Catherine Alvarez : L’association a démarré comme une toute petite association artisanale, pour devenir aujourd’hui une association de référence à la pointe des méthodes de développement. Elle a contribué à la structuration de dizaines d’associations locales qui aujourd’hui sont des références dans leur pays, capables de prendre la relève. Avec ces associations locales, Asmae a permis aux pouvoirs publics de prendre conscience des enjeux en matière d’éducation et de protection de l’enfance et ainsi de favoriser la diffusion des meilleures pratiques.
Quel regard portez vous sur l’évolution des besoins concernant les enfants et la jeunesse ?
Adrien Sallez : Les inégalités se creusent en France mais aussi entre les pays et régions du monde.
Pour l’international, 11 millions d’enfants sont des réfugiés ou des demandeurs d’asile hors de leur propre pays et 17 millions sont des déplacés au sein de leur pays.
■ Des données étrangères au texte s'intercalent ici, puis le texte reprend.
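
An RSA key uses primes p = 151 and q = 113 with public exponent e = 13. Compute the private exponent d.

3877

φ(n) = (p−1)(q−1) = 150·112 = 16800.
Need d with 13·d ≡ 1 (mod 16800). Apply the extended Euclidean algorithm:
16800 = 1292×13 + 4
13 = 3×4 + 1
4 = 4×1 + 0
Back-substitute:
1 = 13 − 3·4
1 = −3·16800 + 3877·13
So 13·3877 ≡ 1 (mod 16800), hence d = 3877.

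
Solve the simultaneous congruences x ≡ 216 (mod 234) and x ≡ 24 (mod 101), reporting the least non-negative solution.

22446

Write x = 216 + 234·k. Then 234·k ≡ 24 − 216 ≡ 10 (mod 101).
Need 234⁻¹ mod 101. Extended Euclid on (101, 32):
101 = 3·32 + 5
32 = 6·5 + 2
5 = 2·2 + 1
2 = 2·1 + 0
Back-substitute:
1 = 5 − 2·2
1 = −2·32 + 13·5
1 = 13·101 − 41·32
234⁻¹ ≡ 60 (mod 101), so k ≡ 60·10 ≡ 95 (mod 101).
x = 216 + 234·95 = 22446.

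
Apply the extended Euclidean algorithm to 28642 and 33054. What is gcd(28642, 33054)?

2

Euclidean algorithm:
33054 = 1*28642 + 4412
28642 = 6*4412 + 2170
4412 = 2*2170 + 72
2170 = 30*72 + 10
72 = 7*10 + 2
10 = 5*2 + 0
gcd(28642, 33054) = 2.
Express as a combination:
2 = 72 − 7·10
2 = −7·2170 + 211·72
2 = 211·4412 − 429·2170
2 = −429·28642 + 2785·4412
2 = 2785·33054 − 3214·28642
So 2 = (2785)·33054 + (-3214)·28642.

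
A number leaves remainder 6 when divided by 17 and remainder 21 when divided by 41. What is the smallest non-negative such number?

Write x = 6 + 17·k. Then 17·k ≡ 21 − 6 ≡ 15 (mod 41).
Need 17⁻¹ mod 41. Extended Euclid on (41, 17):
41 = 2·17 + 7
17 = 2·7 + 3
7 = 2·3 + 1
3 = 3·1 + 0
Back-substitute:
1 = 7 − 2·3
1 = −2·17 + 5·7
1 = 5·41 − 12·17
17⁻¹ ≡ 29 (mod 41), so k ≡ 29·15 ≡ 25 (mod 41).
x = 6 + 17·25 = 431.

431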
C’est une situation à la fois dramatique et inédite. En matière d’éducation, d’importants progrès ont été faits pour l’accès à l’école. Il faut désormais que les personnels soient formés et qu’ils disposent de matériel pédagogique adapté. Un effort particulier doit être fait en faveur des filles qui restent trop souvent écartées de l’école.
Pour la France, le nombre de jeunes mères en situation de précarité avec des enfants en bas âge ne cesse d’augmenter, notamment en Seine Saint-Denis où nous travaillons sur ce sujet. Et tout récemment, la période de confinement a mis à jour le niveau très préoccupant d’exposition des enfants aux violences intrafamiliales.
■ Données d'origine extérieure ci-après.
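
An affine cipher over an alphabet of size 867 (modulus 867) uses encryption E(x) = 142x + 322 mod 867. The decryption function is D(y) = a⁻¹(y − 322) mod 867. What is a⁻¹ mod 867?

Run Euclid on (867, 142):
867 = 6×142 + 15
142 = 9×15 + 7
15 = 2×7 + 1
7 = 7×1 + 0
The gcd is 1. Working backward:
1 = 15 − 2·7
1 = −2·142 + 19·15
1 = 19·867 − 116·142
So 142·(-116) ≡ 1 (mod 867), and -116 ≡ 751 (mod 867).

751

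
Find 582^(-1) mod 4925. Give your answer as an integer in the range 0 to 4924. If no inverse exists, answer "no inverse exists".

3918

Apply the Euclidean algorithm to 4925 and 582:
4925 = 8×582 + 269
582 = 2×269 + 44
269 = 6×44 + 5
44 = 8×5 + 4
5 = 1×4 + 1
4 = 4×1 + 0
The gcd is 1. Working backward:
1 = 5 − 4
1 = −44 + 9·5
1 = 9·269 − 55·44
1 = −55·582 + 119·269
1 = 119·4925 − 1007·582
So 582·(-1007) ≡ 1 (mod 4925), and -1007 ≡ 3918 (mod 4925).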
Plus globalement, les guerres, la pauvreté, les violences physiques, psychiques et le manque d’accès à une éducation de qualité restent les principaux facteurs qui empêchent les enfants de grandir et de se développer dans de bonnes conditions
Quels sont les défis d’Asmae pour les prochaines années ?
Adrien Sallez : En France comme à l’international, notre priorité restera de répondre aux besoins des enfants les plus vulnérables. Mais pour faire bouger les lignes, nous devrons alerter plus fermement les pouvoirs publics et le grand public concernant les situations inacceptables. Nous devrons également développer notre capacité d’adaptation à des contextes instables au plan sécuritaire, politique et sanitaire comme nous le connaissons actuellement avec le Covid19. Cela implique d’élaborer des projets de manière rapide, y compris sur de nouveaux territoires et de pouvoir s’en retirer si nécessaire, après avoir renforcé les capacités des acteurs locaux.
Nous devrons également continuer à développer la qualité et l’impact de nos projets en tenant compte de leurs contextes culturels. Cela implique de s’appuyer à la fois sur des textes internationaux comme la Convention Internationale des Droits de l’Enfant mais également de nous adapter aux contextes culturels, notamment dans la prise en compte des spécificités liées au genre (filles-garçons). L’intégration socio-économique des jeunes et leur participation active dans le cadre de nos projets sont également des axes que nous souhaitons développer.
Nous restons dans la ligne d’action et de valeurs de Sœur Emmanuelle avec le soucis permanent d’adapter nos projets à l’évolution des besoins.